- Origin: San Diego, California, United States
- Genres: Bluegrass
- Years active: 1961–1963
- Label: Crown Records
- Past members: Chris Hillman Ed Douglas Larry Murray Gary Carr Kenny Wertz Bernie Leadon Doug Jeffords

= The Scottsville Squirrel Barkers =

US musical group

The Scottsville Squirrel Barkers were a San Diego–based bluegrass group best known as the band that launched the careers of founding Byrds' member, Chris Hillman and founding Eagles' guitarist-songwriter, Bernie Leadon. The lineup included Hillman on mandolin, future Hearts & Flowers member Larry Murray on Dobro, Ed Douglas on stand-up bass, Gary Carr on guitar, and future Flying Burrito Brothers and Country Gazette member, Kenny Wertz on banjo. Leadon would replace Wertz on banjo when he left the group to join the Air Force in 1963 (Wertz would return the favor by replacing Leadon in the Flying Burrito Brothers when he left that group to start the Eagles in 1971). The group was named after Ed Douglas' hometown of Scottsville, KY.

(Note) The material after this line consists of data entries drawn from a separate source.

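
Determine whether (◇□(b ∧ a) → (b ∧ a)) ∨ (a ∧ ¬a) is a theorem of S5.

Tableau for the negation ¬((◇□(b ∧ a) → (b ∧ a)) ∨ (a ∧ ¬a)):
1. ¬((◇□(b ∧ a) → (b ∧ a)) ∨ (a ∧ ¬a)), 0
2. ¬(◇□(b ∧ a) → (b ∧ a)), 0
3. ¬(a ∧ ¬a), 0
4. ◇□(b ∧ a), 0
5. ¬(b ∧ a), 0
6. a, 0
7. ¬b, 0
8. □(b ∧ a), 1
9. b ∧ a, 0
10. b, 0
Accessibility: 0R0, 0R1, 1R0, 1R1
Branch closes: b and ¬b both at 0.
All branches of the negation close; one closing branch shown above.

Valid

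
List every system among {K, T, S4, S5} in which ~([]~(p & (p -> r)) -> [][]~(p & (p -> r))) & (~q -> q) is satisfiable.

K, T

S4-tableau for the formula:
1. ~([]~(p & (p -> r)) -> [][]~(p & (p -> r))) & (~q -> q), 0
2. ~([]~(p & (p -> r)) -> [][]~(p & (p -> r))), 0   [&-rule on 1]
3. ~q -> q, 0   [&-rule on 1]
4. []~(p & (p -> r)), 0   [~->-rule on 2]
5. ~[][]~(p & (p -> r)), 0   [~->-rule on 2]
6. ~(p & (p -> r)), 0   [[]-rule on 4 via 0R0]
7. q, 0   [->-rule on 3 (branches; this branch)]
8. ~(p -> r), 0   [~&-rule on 6 (branches; this branch)]
9. p, 0   [~->-rule on 8]
10. ~r, 0   [~->-rule on 8]
11. ~[]~(p & (p -> r)), 1   [~[]-rule on 5: fresh world 1, 0R1]
12. ~(p & (p -> r)), 1   [[]-rule on 4 via 0R1]
13. ~(p -> r), 1   [~&-rule on 12 (branches; this branch)]
14. p, 1   [~->-rule on 13]
15. ~r, 1   [~->-rule on 13]
16. p & (p -> r), 2   [~[]-rule on 11: fresh world 2, 1R2]
17. p, 2   [&-rule on 16]
18. p -> r, 2   [&-rule on 16]
19. ~(p & (p -> r)), 2   [[]-rule on 4 via 0R2]
20. r, 2   [->-rule on 18 (branches; this branch)]
21. ~(p -> r), 2   [~&-rule on 19 (branches; this branch)]
22. ~r, 2   [~->-rule on 21]
Accessibility: 0R0, 0R1, 0R2, 1R1, 1R2, 2R2
Branch closes: r and ~r both at 2.
Every branch closes (one shown): unsatisfiable in S4, hence also in S5 (every S5-frame is an S4-frame).
T-tableau for the formula:
1. ~([]~(p & (p -> r)) -> [][]~(p & (p -> r))) & (~q -> q), 0
2. ~([]~(p & (p -> r)) -> [][]~(p & (p -> r))), 0   [&-rule on 1]
3. ~q -> q, 0   [&-rule on 1]
4. []~(p & (p -> r)), 0   [~->-rule on 2]
5. ~[][]~(p & (p -> r)), 0   [~->-rule on 2]
6. ~(p & (p -> r)), 0   [[]-rule on 4 via 0R0]
7. q, 0   [->-rule on 3 (branches; this branch)]
8. ~(p -> r), 0   [~&-rule on 6 (branches; this branch)]
9. p, 0   [~->-rule on 8]
10. ~r, 0   [~->-rule on 8]
11. ~[]~(p & (p -> r)), 1   [~[]-rule on 5: fresh world 1, 0R1]
12. ~(p & (p -> r)), 1   [[]-rule on 4 via 0R1]
13. ~(p -> r), 1   [~&-rule on 12 (branches; this branch)]
14. p, 1   [~->-rule on 13]
15. ~r, 1   [~->-rule on 13]
16. p & (p -> r), 2   [~[]-rule on 11: fresh world 2, 1R2]
17. p, 2   [&-rule on 16]
18. p -> r, 2   [&-rule on 16]
19. r, 2   [->-rule on 18 (branches; this branch)]
Accessibility: 0R0, 0R1, 1R1, 1R2, 2R2
Complete open branch: satisfiable in T, hence also in K (this T-model is also a K-model).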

Early in their history, the group served as the house band for The Blue Guitar, a noteworthy musical instrument shop in San Diego, CA which served as a hangout for bluegrass and acoustic musicians of the time. The group recorded only one album, Blue Grass Favorites in 1963, and disbanded later that year. They have all remained in contact over the years, reuniting sporadically since 2003 and most recently in 2009 at the Adams Avenue Roots Festival in San Diego.